It's hard to believe that fashionable Roche Harbor at the northern end of San Juan Island was once the most important producer of builder's lime on the West Coast. In 1882 John S. McMillin gained control of the lime company and expanded production. But even in its heyday as a limestone quarrying village, Roche Harbor was known for abundant flowers and welcoming accommodations. McMillin transformed a bunkhouse into private lodgings for his invited guests, who included such notables as Teddy Roosevelt. The guesthouse is now the Hotel de Haro (part of the), which displays period photographs and artifacts in its lobby. The staff has maps of the old quarry, kilns, and the Mausoleum, an eerie Greek-inspired memorial to McMillin.

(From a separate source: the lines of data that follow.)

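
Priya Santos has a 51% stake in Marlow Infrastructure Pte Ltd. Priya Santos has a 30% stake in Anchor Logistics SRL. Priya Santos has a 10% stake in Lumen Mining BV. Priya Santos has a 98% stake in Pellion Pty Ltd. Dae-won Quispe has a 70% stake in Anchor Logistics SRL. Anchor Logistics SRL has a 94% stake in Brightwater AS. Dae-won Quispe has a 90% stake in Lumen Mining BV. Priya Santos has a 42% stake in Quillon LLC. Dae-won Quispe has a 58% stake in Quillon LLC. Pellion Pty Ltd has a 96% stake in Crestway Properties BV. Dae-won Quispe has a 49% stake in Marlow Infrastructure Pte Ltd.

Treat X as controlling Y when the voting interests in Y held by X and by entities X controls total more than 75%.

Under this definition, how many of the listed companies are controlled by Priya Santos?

Priya holds 98% of Pellion, so Priya controls Pellion.
Pellion holds 96% of Crestway, so Priya controls Crestway.
No other company's threshold is met.
Priya controls 2 companies.

2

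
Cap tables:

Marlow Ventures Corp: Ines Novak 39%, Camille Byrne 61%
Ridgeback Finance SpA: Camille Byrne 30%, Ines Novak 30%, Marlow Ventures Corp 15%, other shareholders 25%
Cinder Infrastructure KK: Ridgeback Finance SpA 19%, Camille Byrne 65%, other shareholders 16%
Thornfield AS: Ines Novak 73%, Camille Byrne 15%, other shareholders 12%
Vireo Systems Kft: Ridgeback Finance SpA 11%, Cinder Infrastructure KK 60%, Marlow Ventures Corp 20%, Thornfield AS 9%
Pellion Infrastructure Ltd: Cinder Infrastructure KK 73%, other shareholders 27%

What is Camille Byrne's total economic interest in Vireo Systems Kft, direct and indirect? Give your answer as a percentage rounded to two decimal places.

Camille reaches Vireo along 7 paths.
Via Ridgeback: 30% × 11% = 3.3%.
Via Marlow → Ridgeback: 61% × 15% × 11% = 1.0065%.
Via Ridgeback → Cinder: 30% × 19% × 60% = 3.42%.
Via Marlow → Ridgeback → Cinder: 61% × 15% × 19% × 60% = 1.0431%.
Via Cinder: 65% × 60% = 39%.
Via Marlow: 61% × 20% = 12.2%.
Via Thornfield: 15% × 9% = 1.35%.
Total: 3.3% + 1.0065% + 3.42% + 1.0431% + 39% + 12.2% + 1.35% = 61.3196%.
Rounded: 61.32%.

61.32%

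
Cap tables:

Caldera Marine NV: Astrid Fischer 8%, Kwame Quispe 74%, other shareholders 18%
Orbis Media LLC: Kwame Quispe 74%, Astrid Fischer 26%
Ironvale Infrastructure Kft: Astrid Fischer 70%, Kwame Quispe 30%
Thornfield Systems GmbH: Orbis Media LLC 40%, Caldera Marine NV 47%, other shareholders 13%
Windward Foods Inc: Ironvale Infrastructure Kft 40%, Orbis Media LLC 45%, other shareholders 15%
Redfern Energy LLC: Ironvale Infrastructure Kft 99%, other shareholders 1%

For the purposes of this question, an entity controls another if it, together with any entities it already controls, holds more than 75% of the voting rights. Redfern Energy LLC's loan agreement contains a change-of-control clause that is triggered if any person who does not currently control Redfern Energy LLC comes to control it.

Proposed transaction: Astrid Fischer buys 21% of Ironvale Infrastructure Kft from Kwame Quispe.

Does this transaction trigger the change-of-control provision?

The purchase adds only to Astrid's holdings (Kwame's stake shrinks), so Astrid is the only person who could newly come to control Redfern.
Astrid's largest direct stake is 70% in Ironvale, which does not meet the threshold, so Astrid controls no company.
Neither Astrid nor any entity Astrid controls holds any voting interest in Redfern.
So before the transaction, Astrid does not control Redfern.
After the purchase, Astrid's direct stake in Ironvale rises to 70% + 21% = 91%, and Kwame's stake falls to 9%.
Astrid holds 91% of Ironvale, so Astrid controls Ironvale.
Ironvale holds 99% of Redfern, so Astrid controls Redfern.
Astrid did not control Redfern before and does after, so the clause is triggered.

Yes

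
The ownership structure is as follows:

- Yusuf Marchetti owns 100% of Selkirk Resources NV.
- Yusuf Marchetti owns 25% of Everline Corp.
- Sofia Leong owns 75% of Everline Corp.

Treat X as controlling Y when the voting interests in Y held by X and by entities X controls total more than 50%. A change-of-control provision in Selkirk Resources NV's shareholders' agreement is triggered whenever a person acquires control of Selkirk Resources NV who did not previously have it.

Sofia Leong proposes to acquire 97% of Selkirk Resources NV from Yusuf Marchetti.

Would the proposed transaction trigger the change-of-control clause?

The purchase adds only to Sofia's holdings (Yusuf's stake shrinks), so Sofia is the only person who could newly come to control Selkirk.
Sofia holds 75% of Everline, so Sofia controls Everline.
Neither Sofia nor any entity Sofia controls holds any voting interest in Selkirk.
So before the transaction, Sofia does not control Selkirk.
After the purchase, Sofia holds 97% of Selkirk directly, and Yusuf's stake falls to 3%.
Sofia holds 97% of Selkirk, so Sofia controls Selkirk.
Sofia did not control Selkirk before and does after, so the clause is triggered.

Yes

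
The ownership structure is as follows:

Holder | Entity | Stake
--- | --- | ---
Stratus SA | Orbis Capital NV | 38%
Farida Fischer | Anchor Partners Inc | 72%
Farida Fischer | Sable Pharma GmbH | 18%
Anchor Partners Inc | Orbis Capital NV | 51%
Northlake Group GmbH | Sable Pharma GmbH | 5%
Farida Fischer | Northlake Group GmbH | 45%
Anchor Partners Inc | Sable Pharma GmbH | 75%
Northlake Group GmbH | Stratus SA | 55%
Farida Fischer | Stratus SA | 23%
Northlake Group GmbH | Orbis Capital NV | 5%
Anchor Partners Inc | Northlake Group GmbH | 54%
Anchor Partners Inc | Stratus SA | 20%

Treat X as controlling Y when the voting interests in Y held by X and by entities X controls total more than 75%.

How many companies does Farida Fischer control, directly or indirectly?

0

Farida's largest direct stake is 72% in Anchor, which does not meet the threshold.
Farida controls 0 companies.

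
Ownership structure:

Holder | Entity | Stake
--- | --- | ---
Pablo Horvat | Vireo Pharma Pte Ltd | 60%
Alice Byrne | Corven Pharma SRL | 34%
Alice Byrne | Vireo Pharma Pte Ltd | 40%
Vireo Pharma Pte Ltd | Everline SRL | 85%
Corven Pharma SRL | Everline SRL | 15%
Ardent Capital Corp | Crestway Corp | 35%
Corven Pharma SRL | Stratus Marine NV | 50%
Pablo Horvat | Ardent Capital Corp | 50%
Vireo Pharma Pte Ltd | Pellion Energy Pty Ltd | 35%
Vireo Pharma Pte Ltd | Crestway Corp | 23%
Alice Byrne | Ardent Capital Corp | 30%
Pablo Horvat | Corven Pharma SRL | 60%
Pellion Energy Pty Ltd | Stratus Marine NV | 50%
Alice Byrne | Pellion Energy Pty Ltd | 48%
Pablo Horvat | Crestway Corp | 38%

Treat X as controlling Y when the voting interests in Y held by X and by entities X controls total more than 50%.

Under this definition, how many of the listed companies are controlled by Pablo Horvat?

Pablo holds 60% of Vireo, so Pablo controls Vireo.
Pablo holds 60% of Corven, so Pablo controls Corven.
Vireo and Pablo together hold 23% + 38% = 61% of Crestway, so Pablo controls Crestway.
Vireo and Corven together hold 85% + 15% = 100% of Everline, so Pablo controls Everline.
No other company's threshold is met.
Pablo controls 4 companies.

4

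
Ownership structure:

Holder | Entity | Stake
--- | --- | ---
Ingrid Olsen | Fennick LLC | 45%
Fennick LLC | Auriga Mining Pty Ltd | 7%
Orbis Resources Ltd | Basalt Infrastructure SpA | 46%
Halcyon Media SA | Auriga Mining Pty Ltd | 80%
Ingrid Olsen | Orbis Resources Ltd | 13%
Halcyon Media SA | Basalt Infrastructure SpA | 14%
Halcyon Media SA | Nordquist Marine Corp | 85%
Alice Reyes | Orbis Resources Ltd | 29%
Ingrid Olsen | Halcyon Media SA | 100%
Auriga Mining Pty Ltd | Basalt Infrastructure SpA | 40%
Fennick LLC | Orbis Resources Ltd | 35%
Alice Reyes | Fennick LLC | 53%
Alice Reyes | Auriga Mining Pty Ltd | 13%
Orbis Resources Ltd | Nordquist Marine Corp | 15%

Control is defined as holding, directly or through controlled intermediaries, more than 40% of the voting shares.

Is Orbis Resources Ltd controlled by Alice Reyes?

Alice holds 53% of Fennick, so Alice controls Fennick.
Alice and Fennick together hold 29% + 35% = 64% of Orbis, so Alice controls Orbis.

Yes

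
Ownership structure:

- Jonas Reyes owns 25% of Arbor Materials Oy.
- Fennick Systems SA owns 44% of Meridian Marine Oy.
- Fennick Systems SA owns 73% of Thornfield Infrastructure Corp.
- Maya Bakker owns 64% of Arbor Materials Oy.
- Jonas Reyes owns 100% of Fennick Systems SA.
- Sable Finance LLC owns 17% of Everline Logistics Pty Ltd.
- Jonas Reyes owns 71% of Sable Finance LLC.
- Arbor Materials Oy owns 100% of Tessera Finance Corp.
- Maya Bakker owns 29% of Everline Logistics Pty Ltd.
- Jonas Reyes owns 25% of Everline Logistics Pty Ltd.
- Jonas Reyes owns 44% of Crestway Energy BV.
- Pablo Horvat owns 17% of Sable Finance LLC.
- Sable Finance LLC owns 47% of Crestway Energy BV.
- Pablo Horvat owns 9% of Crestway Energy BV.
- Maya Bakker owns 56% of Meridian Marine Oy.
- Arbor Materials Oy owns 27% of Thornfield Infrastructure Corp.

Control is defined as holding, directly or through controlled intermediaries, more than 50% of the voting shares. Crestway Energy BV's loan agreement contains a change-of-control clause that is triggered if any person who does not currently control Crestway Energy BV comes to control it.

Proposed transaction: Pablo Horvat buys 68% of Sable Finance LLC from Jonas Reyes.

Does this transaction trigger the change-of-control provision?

The purchase adds only to Pablo's holdings (Jonas's stake shrinks), so Pablo is the only person who could newly come to control Crestway.
Pablo's largest direct stake is 17% in Sable, which does not meet the threshold, so Pablo controls no company.
In Crestway, Pablo's side holds only 9%, not > 50%.
So before the transaction, Pablo does not control Crestway.
After the purchase, Pablo's direct stake in Sable rises to 17% + 68% = 85%, and Jonas's stake falls to 3%.
Pablo holds 85% of Sable, so Pablo controls Sable.
Sable and Pablo together hold 47% + 9% = 56% of Crestway, so Pablo controls Crestway.
Pablo did not control Crestway before and does after, so the clause is triggered.

Yes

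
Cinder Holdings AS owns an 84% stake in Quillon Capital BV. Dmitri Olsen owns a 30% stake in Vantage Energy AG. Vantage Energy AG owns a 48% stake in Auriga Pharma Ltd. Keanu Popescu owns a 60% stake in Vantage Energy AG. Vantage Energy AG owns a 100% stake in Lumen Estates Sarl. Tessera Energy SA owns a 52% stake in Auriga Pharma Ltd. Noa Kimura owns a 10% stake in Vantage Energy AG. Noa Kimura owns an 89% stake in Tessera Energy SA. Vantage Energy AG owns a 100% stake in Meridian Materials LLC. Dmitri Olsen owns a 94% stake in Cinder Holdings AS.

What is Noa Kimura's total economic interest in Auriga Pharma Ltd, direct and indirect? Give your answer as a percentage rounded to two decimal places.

Noa reaches Auriga along 2 paths.
Via Tessera: 89% × 52% = 46.28%.
Via Vantage: 10% × 48% = 4.8%.
Total: 46.28% + 4.8% = 51.08%.

51.08%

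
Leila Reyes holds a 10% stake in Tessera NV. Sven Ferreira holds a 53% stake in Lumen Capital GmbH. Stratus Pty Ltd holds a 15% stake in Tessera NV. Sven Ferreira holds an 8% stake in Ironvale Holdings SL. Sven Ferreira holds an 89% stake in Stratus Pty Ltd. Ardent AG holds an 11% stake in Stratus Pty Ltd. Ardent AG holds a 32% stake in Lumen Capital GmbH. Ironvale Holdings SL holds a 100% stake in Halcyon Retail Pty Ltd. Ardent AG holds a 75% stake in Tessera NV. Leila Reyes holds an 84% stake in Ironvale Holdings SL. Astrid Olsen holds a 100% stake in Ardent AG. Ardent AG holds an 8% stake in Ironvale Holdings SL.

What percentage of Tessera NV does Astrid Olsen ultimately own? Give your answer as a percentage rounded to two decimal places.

Astrid reaches Tessera along 2 paths.
Via Ardent → Stratus: 100% × 11% × 15% = 1.65%.
Via Ardent: 100% × 75% = 75%.
Total: 1.65% + 75% = 76.65%.

76.65%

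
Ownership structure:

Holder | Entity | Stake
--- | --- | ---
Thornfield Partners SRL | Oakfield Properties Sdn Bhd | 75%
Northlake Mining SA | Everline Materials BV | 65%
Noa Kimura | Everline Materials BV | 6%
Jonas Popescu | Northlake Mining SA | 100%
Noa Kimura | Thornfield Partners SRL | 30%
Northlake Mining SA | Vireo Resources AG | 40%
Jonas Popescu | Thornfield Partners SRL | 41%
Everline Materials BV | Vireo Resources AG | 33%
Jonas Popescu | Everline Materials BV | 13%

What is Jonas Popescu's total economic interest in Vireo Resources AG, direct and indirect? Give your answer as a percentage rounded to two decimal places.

65.74%

Jonas reaches Vireo along 3 paths.
Via Northlake: 100% × 40% = 40%.
Via Everline: 13% × 33% = 4.29%.
Via Northlake → Everline: 100% × 65% × 33% = 21.45%.
Total: 40% + 4.29% + 21.45% = 65.74%.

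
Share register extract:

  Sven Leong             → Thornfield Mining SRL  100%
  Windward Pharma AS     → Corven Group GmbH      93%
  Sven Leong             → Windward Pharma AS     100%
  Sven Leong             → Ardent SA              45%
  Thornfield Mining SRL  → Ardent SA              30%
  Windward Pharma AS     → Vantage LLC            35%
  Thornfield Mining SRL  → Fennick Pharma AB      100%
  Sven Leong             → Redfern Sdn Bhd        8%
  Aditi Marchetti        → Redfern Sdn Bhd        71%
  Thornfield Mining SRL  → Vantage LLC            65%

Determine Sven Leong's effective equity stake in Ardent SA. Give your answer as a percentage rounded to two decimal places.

Sven reaches Ardent along 2 paths.
Via Thornfield: 100% × 30% = 30%.
Direct stake: 45% = 45%.
Total: 30% + 45% = 75%.
Rounded: 75.00%.

75.00%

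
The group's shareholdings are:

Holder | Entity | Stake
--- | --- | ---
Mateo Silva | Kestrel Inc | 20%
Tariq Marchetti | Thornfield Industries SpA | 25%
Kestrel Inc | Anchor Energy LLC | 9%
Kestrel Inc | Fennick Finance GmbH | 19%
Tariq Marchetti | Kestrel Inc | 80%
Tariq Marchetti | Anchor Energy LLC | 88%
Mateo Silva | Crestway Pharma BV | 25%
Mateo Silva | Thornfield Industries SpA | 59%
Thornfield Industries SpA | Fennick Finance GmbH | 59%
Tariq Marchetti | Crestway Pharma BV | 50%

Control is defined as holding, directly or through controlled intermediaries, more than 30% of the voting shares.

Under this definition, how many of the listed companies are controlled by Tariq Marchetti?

Tariq holds 80% of Kestrel, so Tariq controls Kestrel.
Tariq holds 50% of Crestway, so Tariq controls Crestway.
Tariq and Kestrel together hold 88% + 9% = 97% of Anchor, so Tariq controls Anchor.
No other company's threshold is met.
Tariq controls 3 companies.

3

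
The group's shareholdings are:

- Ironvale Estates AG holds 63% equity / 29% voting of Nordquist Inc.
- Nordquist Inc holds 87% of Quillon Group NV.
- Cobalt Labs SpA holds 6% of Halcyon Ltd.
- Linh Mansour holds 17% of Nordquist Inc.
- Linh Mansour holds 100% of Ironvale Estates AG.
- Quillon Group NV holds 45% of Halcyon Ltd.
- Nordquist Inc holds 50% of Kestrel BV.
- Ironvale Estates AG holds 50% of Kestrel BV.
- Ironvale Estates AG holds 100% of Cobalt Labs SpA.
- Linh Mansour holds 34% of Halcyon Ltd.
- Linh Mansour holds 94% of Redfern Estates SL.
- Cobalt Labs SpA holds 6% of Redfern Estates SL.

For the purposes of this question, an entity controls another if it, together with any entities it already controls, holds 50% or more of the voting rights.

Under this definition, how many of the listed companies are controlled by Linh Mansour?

4

Linh holds 100% of Ironvale, so Linh controls Ironvale.
Ironvale holds 100% of Cobalt, so Linh controls Cobalt.
Ironvale holds 50% of Kestrel, so Linh controls Kestrel.
Cobalt and Linh together hold 6% + 94% = 100% of Redfern, so Linh controls Redfern.
No other company's threshold is met.
Linh controls 4 companies.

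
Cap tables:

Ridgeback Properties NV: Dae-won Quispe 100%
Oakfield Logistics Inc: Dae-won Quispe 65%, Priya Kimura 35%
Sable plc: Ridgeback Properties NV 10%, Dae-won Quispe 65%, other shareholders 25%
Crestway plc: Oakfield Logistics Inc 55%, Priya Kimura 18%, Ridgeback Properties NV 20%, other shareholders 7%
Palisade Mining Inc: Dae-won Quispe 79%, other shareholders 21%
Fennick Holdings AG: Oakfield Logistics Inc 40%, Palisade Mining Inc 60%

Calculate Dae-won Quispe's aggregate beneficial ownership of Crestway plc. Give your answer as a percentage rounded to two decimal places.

Dae-won reaches Crestway along 2 paths.
Via Oakfield: 65% × 55% = 35.75%.
Via Ridgeback: 100% × 20% = 20%.
Total: 35.75% + 20% = 55.75%.

55.75%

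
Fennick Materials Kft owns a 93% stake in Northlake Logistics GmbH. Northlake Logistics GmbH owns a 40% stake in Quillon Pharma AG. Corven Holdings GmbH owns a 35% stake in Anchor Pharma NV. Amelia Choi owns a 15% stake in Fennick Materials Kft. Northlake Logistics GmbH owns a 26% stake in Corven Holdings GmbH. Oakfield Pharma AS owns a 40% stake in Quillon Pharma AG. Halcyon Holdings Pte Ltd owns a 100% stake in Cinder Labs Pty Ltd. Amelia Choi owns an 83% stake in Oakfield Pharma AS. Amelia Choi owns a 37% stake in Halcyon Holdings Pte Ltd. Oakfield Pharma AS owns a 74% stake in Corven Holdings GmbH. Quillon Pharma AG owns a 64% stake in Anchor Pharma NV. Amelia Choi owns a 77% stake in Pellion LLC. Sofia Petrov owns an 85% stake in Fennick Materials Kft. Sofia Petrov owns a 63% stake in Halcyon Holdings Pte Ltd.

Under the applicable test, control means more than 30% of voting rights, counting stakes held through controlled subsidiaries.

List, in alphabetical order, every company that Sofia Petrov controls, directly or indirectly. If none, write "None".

Anchor Pharma NV, Cinder Labs Pty Ltd, Fennick Materials Kft, Halcyon Holdings Pte Ltd, Northlake Logistics GmbH, Quillon Pharma AG

Sofia holds 85% of Fennick, so Sofia controls Fennick.
Fennick holds 93% of Northlake, so Sofia controls Northlake.
Sofia holds 63% of Halcyon, so Sofia controls Halcyon.
Northlake holds 40% of Quillon, so Sofia controls Quillon.
Halcyon holds 100% of Cinder, so Sofia controls Cinder.
Quillon holds 64% of Anchor, so Sofia controls Anchor.
No other company's threshold is met.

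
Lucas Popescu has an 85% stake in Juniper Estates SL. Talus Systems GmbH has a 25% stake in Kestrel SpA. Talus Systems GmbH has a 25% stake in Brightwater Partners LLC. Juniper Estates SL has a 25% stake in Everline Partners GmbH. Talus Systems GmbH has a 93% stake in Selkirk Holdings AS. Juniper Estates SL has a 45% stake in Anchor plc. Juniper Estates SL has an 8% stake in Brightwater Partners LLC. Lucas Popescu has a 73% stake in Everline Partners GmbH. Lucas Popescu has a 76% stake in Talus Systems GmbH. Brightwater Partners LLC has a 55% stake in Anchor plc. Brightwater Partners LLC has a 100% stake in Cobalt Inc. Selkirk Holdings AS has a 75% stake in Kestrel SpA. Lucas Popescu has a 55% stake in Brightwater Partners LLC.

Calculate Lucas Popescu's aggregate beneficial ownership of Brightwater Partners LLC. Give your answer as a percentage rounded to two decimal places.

Lucas reaches Brightwater along 3 paths.
Direct stake: 55% = 55%.
Via Talus: 76% × 25% = 19%.
Via Juniper: 85% × 8% = 6.8%.
Total: 55% + 19% + 6.8% = 80.8%.
Rounded: 80.80%.

80.80%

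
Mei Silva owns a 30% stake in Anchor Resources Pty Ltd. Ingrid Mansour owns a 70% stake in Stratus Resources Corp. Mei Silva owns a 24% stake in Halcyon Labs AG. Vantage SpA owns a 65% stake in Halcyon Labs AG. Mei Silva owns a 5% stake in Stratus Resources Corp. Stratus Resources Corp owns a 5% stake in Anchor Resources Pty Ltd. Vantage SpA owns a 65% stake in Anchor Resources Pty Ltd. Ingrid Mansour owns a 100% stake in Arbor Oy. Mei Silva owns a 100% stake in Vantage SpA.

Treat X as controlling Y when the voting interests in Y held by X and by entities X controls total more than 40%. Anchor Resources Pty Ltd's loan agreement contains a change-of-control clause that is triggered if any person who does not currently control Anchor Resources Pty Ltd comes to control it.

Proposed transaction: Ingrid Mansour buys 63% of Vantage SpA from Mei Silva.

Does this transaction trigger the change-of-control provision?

Yes

The purchase adds only to Ingrid's holdings (Mei's stake shrinks), so Ingrid is the only person who could newly come to control Anchor.
Ingrid holds 70% of Stratus, so Ingrid controls Stratus.
Ingrid holds 100% of Arbor, so Ingrid controls Arbor.
In Anchor, Ingrid's side holds only 5%, not > 40%.
So before the transaction, Ingrid does not control Anchor.
After the purchase, Ingrid holds 63% of Vantage directly, and Mei's stake falls to 37%.
Ingrid holds 63% of Vantage, so Ingrid controls Vantage.
Vantage and Stratus together hold 65% + 5% = 70% of Anchor, so Ingrid controls Anchor.
Ingrid did not control Anchor before and does after, so the clause is triggered.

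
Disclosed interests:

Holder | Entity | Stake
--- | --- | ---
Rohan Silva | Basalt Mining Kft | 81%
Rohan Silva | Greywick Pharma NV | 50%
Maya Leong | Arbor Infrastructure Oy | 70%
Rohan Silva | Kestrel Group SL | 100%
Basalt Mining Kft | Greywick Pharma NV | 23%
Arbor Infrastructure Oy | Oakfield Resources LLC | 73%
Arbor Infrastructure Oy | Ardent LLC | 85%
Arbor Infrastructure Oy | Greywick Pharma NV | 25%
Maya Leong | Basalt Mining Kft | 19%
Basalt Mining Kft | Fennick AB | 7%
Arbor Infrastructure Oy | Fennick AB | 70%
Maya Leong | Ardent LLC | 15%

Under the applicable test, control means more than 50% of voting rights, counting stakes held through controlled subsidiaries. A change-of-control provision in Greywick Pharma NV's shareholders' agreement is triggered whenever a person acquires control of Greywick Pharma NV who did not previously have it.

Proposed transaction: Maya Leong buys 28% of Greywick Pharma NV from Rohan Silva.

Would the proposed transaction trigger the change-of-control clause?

The purchase adds only to Maya's holdings (Rohan's stake shrinks), so Maya is the only person who could newly come to control Greywick.
Maya holds 70% of Arbor, so Maya controls Arbor.
Arbor holds 73% of Oakfield, so Maya controls Oakfield.
Maya and Arbor together hold 15% + 85% = 100% of Ardent, so Maya controls Ardent.
Arbor holds 70% of Fennick, so Maya controls Fennick.
In Greywick, Maya's side holds only 25%, not > 50%.
So before the transaction, Maya does not control Greywick.
After the purchase, Maya holds 28% of Greywick directly, and Rohan's stake falls to 22%.
Arbor and Maya together hold 25% + 28% = 53% of Greywick, so Maya controls Greywick.
Maya did not control Greywick before and does after, so the clause is triggered.

Yes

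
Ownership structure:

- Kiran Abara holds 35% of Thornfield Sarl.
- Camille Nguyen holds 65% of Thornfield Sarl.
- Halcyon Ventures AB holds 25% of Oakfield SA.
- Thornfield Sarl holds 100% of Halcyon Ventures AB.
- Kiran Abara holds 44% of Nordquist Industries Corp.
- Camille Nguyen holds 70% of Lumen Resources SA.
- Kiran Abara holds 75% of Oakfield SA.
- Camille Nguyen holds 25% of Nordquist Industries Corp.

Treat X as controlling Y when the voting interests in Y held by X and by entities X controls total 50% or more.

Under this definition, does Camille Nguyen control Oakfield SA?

No

Camille holds 65% of Thornfield, so Camille controls Thornfield.
Camille holds 70% of Lumen, so Camille controls Lumen.
Thornfield holds 100% of Halcyon, so Camille controls Halcyon.
In Oakfield, Camille's side holds only 25%, not ≥ 50%.
So Camille does not control Oakfield.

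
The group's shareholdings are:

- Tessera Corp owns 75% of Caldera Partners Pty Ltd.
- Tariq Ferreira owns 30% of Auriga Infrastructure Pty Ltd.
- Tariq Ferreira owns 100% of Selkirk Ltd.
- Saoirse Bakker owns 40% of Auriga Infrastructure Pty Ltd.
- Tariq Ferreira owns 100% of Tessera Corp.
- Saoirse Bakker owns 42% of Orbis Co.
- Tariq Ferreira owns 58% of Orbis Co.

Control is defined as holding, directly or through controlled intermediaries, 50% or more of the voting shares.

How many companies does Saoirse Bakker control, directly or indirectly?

Saoirse's largest direct stake is 42% in Orbis, which does not meet the threshold.
Saoirse controls 0 companies.

0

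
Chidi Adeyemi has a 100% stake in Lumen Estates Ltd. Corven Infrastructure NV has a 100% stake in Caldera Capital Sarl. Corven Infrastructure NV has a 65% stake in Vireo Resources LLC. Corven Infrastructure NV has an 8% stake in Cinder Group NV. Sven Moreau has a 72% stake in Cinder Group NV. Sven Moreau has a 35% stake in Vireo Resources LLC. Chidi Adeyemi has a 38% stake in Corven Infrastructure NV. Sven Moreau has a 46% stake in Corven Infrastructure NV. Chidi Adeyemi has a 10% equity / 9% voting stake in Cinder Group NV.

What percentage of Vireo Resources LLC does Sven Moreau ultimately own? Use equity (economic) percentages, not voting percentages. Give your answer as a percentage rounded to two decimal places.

64.90%

Sven reaches Vireo along 2 paths.
Via Corven: 46% × 65% = 29.9%.
Direct stake: 35% = 35%.
Total: 29.9% + 35% = 64.9%.
Rounded: 64.90%.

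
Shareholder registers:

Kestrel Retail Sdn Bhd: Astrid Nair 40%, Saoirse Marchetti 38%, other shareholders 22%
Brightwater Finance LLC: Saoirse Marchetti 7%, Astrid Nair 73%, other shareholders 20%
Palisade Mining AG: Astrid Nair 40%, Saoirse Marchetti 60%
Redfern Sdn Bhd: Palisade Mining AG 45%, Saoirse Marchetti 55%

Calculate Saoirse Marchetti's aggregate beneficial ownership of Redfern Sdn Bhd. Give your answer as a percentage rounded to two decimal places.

Saoirse reaches Redfern along 2 paths.
Via Palisade: 60% × 45% = 27%.
Direct stake: 55% = 55%.
Total: 27% + 55% = 82%.
Rounded: 82.00%.

82.00%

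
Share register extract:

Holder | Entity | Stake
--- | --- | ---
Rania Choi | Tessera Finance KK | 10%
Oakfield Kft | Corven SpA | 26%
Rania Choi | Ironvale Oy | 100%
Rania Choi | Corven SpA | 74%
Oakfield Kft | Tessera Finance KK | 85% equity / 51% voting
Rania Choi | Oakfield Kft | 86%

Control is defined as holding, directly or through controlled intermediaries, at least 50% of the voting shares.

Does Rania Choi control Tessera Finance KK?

Yes

Rania holds 86% of Oakfield, so Rania controls Oakfield.
Oakfield and Rania together hold 51% + 10% = 61% of Tessera, so Rania controls Tessera.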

McMillin's heirs operated the quarries and plant until 1956, when they sold the company to the Tarte family. Although the old lime kilns still stand below the bluff, the company town has become a posh resort. Locals say it took two years for the limestone dust
to wash off the trees around the harbor. McMillin's former home is now a restaurant, and workers' cottages have been transformed into comfortable visitors' lodgings. With its rose gardens, cobblestone waterfront, and well-manicured lawns, Roche Harbor retains the flavor of its days as a hangout for McMillin's powerful friends—especially since the sheltered harbor is very popular with well-to-do pleasure boaters.